By MARIA DANILOVA
The Associated Press
Friday, February 2, 2007; 5:20 PM
MOSCOW -- When Yelena's son was preparing for admission exams for a top communications institute, school officials hinted he might not get in unless she offered them a little "reward."
She and her family scraped together the required $4,000 bribe, and her son was admitted.
"I knew that other parents would pay, and if I didn't do the same my son would not get in," said Yelena, a 52-year-old Muscovite who declined to give her last name out of fear of compromising her son's studies.
The payment of bribes for admission and grades at universities and professional institutes has become endemic in Russia since the collapse of the Soviet Union in 1991. And critics worry that this form of corruption _ which police and experts say is a growing problem _ is further eroding the quality of a cash-strapped educational system that once ranked among the world's finest.

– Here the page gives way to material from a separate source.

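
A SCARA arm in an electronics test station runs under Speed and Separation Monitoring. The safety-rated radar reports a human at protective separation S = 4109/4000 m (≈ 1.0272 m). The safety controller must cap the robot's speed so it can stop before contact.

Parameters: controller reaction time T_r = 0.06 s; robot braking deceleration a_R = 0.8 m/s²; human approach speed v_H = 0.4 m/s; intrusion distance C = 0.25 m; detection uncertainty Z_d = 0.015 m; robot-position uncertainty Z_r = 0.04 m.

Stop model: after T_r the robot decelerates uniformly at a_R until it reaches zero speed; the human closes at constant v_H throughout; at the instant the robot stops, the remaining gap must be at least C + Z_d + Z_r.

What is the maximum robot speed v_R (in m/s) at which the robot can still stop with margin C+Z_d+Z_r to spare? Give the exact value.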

In an effort to curb these practices, Russia's parliament on Friday approved a plan to introduce a nationwide, standardized multiple choice test for high school seniors _ the equivalent of the SAT, which would substitute for written and oral admission exams that now leave room for subjective grading _ and bribes.
"Obviously, it should make it more objective _ there will be less influence on the part of university admission staff: you show your score and that's it," said Vladimir Yefimov, an official at the education committee in the State Duma, the parliament's lower house.
The testing requirement is expected to come into force in 2009.
The problem of corruption has apparently worsened at all levels of government since President Vladimir Putin came to power in 2000. The global anti-corruption group Transparency International estimates that the level of graft has jumped as much as sevenfold since 2001.
Experts say corruption penetrated education as a result of the country's post-Soviet economic crises, when salaries for professors and staff plummeted and often were paid late.
Wages remains dismally low at the state schools that make up most of Russia's higher educational system. Moscow State University, widely regarded as Russia's top school, pays average salaries of between $470 and $980 a month to professors, a spokeswoman said.
Universities provide free education to most students, so raising tuition for the few who pay would not solve the problem.
In the Soviet era, some students were able to get into good schools thanks to their parents' connections. But the system largely rewarded achievement, giving talented but underprivileged students access to top universities. Such students still have a chance in Putin's Russia, but complaints are rising that even the gifted are being forced to bribe their way into college.
Moreover, claims by students that some university professors take bribes for giving out good grades have led to concerns about producing unqualified doctors, lawyers and other professionals.
"The problem of corruption is very acute today," said Yevgeny Bunimovich, a liberal lawmaker in the Moscow city parliament who specializes in education.
The Education Ministry declined to comment on the problem of corruption to The Associated Press, as did the Federal Education Oversight Service. The Prosecutor General's Office said it has no nationwide statistics on education corruption.
But Filipp Zolotnitsky, spokesman for the Moscow police economic crimes department, said some 30 to 40 professors are caught each year in the city accepting bribes in exchange for good grades, and he said there have been about 30 cases of bribe-taking by university admissions staff over the past five years.
"The problem of bribe-taking exists in every sphere _ from the sale of vegetables to universities: where there is demand, there is supply," Zolotnitsky told the AP.
Some professors have been convicted of bribe-taking but most received suspended sentences because of their advanced age, the police official said.
Experts warn, however, that the new test alone will not by itself curb corruption, unless the entire education system is overhauled, salaries for professors and administrations are raised and the ethical standards of academia improved.
Viktor Sadovnichy, the rector of Moscow State University, said he has already seen an advertisement for a service guaranteeing a perfect score on the new test _ for a price.
Valentin Shaulin of the Education Oversight Service said the standardized test has been given on an experimental basis for several years in many provinces. Some regions, he said, have reported incidents of unusually high scores, apparently because of cheating or other violations.
In a reminder of the scale of the problem, the education watchdog's chief said Friday that authorities had suspended the head of the Federal Test Center, the agency that marks school exam papers from all over Russia, after uncovering serious alleged corruption, Interfax reported.
"As far as corruption is concerned it is a systematic illness and I am not convinced that it can be defeated by a single decision," Sadovnichy said.